JoeWalsh updated the task description. (Show Details)Apr 20 2017, 8:16 PM

@bearND this is about page previews - the extract value returned from the summary endpoint as well as rest_v1/feed/featured.

Examples:

https://en.wikipedia.org/api/rest_v1/feed/featured/2017/04/19

and

https://en.wikipedia.org/api/rest_v1/page/summary/Donnchadh,_Earl_of_Carrick

both have

"extract":"Donnchadh (Latin: Duncanus; English: Duncan) (pronounced /ˈt̪ˠon̪ˠəxə/)..."

If this didn't include the pronunciation before then I must be a regression in TextExtracts. Here's the equivalent MW API query RESTBase makes to get the data for the summary endpoint: https://en.wikipedia.org/w/api.php?action=query&format=json&formatversion=2&redirects=true&prop=info%7Cextracts%7Cpageimages%7Crevisions%7Cpageterms%7Ccoordinates&exsentences=5&explaintext=true&piprop=thumbnail%7Coriginal&pithumbsize=320&pilicense=any&rvprop=timestamp%7Cids&wbptterms=description&titles=Donnchadh,_Earl_of_Carrick.

It doesn't show up in the Android app, though. That's because it strips contents inside parenthesis.

Removing MCS since MCS is not involved in this at all.

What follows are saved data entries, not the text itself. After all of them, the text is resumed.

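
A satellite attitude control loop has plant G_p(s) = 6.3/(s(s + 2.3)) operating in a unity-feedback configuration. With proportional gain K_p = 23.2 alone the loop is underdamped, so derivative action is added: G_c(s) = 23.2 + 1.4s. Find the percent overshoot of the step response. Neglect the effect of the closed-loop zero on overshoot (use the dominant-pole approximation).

Forward path: (23.2 + 1.4s)·6.3/(s(s+2.3)). The closed-loop characteristic equation is s² + (2.3 + 6.3·1.4)s + 6.3·23.2 = 0.
That is s² + 11.12s + 146.2 = 0, so ω_n = 12.09 rad/s and ζ = 11.12/(2·12.09) = 0.4599.
%OS = 100·exp(−πζ/√(1−ζ²)) = 19.7%.

19.7%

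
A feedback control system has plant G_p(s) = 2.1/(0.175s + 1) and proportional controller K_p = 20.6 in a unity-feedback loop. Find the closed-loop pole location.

s = -252.9

Closed loop: T(s) = K_p·G_p/(1+K_p·G_p) = 43.26/(0.175s + 1 + 43.26), with pole at s = −(1 + 43.26)/0.175 = −252.9.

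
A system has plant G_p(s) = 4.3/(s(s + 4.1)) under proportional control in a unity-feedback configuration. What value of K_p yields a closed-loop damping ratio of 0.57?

Closed-loop characteristic equation: s² + 4.1s + K_p·4.3 = 0.
So ω_n = √(4.3K_p) and 2ζω_n = 4.1, giving ζ = 4.1/(2√(4.3K_p)).
Setting ζ = 0.57: √(4.3K_p) = 4.1/(2·0.57) = 3.596, so K_p = 12.93/4.3 = 3.01.

K_p = 3.01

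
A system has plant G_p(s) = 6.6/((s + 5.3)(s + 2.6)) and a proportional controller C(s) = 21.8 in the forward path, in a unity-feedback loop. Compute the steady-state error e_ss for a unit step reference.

The loop is type 0. Static position error constant K_pos = C(0)·G_p(0) = 21.8·0.479 = 10.44.
Steady-state error to a unit step: e_ss = 1/(1+K_pos) = 1/11.44 = 0.0874.

0.0874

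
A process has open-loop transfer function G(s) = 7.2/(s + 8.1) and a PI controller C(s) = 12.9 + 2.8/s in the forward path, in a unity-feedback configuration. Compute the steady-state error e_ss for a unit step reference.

0

The open loop C(s)G(s) has a pole at the origin (type 1), so the static position error constant is infinite and e_ss = 1/(1+∞) = 0.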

The summary endpoint is implemented in RESTBase directly. If there is desire to change this server side then I would tag it with TextExtracts, while keeping in mind that this would also affect the mobile web team since they are heavy users of both summary endpoint and TextExtracts.

Fjalapeno added subscribers: Jdlrobson, Dbrant.

@Dbrant @Jdlrobson would you prefer to remove the pronunciation from the summaries (text extracts) in RESTBase?

I do know that iOS would like to strip them server side. And it looks like Android is stripping them locally already.

Jdlrobson claimed this task.

We've never stripped inside TextExtracts as we have to support all our languages. We need to explore all these related issues and whether it is worth investing time in TextExtract enhancements.

For the time being id recommend the ios app uses REST endpoint

Just to be clear, I don't think this was an upstream regression, or should 'necessarily' happen at the endpoint. We thought if all clients are stripping, it would be worth consolidating.

Feel free to make this an ioS specific fix by untagging TextExtracts and Reading-Web-Backlog. I should note you'll probably want to read T91344 first where we track many of the problems with stripping parenthesis..

For the time being id recommend the ios app uses REST endpoint

BTW, the RESTBase page/summary endpoint implementation uses the output from TextExtracts directly.

JMinor claimed this task.Apr 28 2017, 5:55 PM
Pchelolo added a subscriber: Pchelolo.

Would it make sense to strip it in RESTBase for the summary endpoint since it seems like none of the clients actually need it.

Also I think there was an idea to create an enhanced summary service using the sentence separation code that ContentTranslation has. If that's still a plan maybe we could address that together with that project?

Hey all I've created a separate task to discuss and work on upstream/API solutions. This task was originally for the iOS app's bug, and I'd like to return it to that purpose.

Mhurd added a comment.EditedMay 18 2017, 11:41 PM

Testing criteria:

  • Load the Explore feed
  • Scroll around and ensure you don't see any pronunciation guides (as specified in the ticket description - you can see one such pronunciation guide in the ticket screenshot)

Tested this with Lutefisk in the 'Because you read' card. No pronunciation guides were seen in the summary.

ABorbaWMF added a subscriber: ABorbaWMF.

Tested on an iPhone 7+ with iOS 10.3 and an iPhone 5s with iOS 10.2 on Beta App 5.5.0 (1138)

Also tested Lutefisk and a few other explore feed items. No pronunciations are appearing.

JMinor closed this task as Resolved.May 23 2017, 9:20 PM
JMinor removed a project: RESTBase-API.

Resolved on the client. See T164100 for moving this upstream to the API.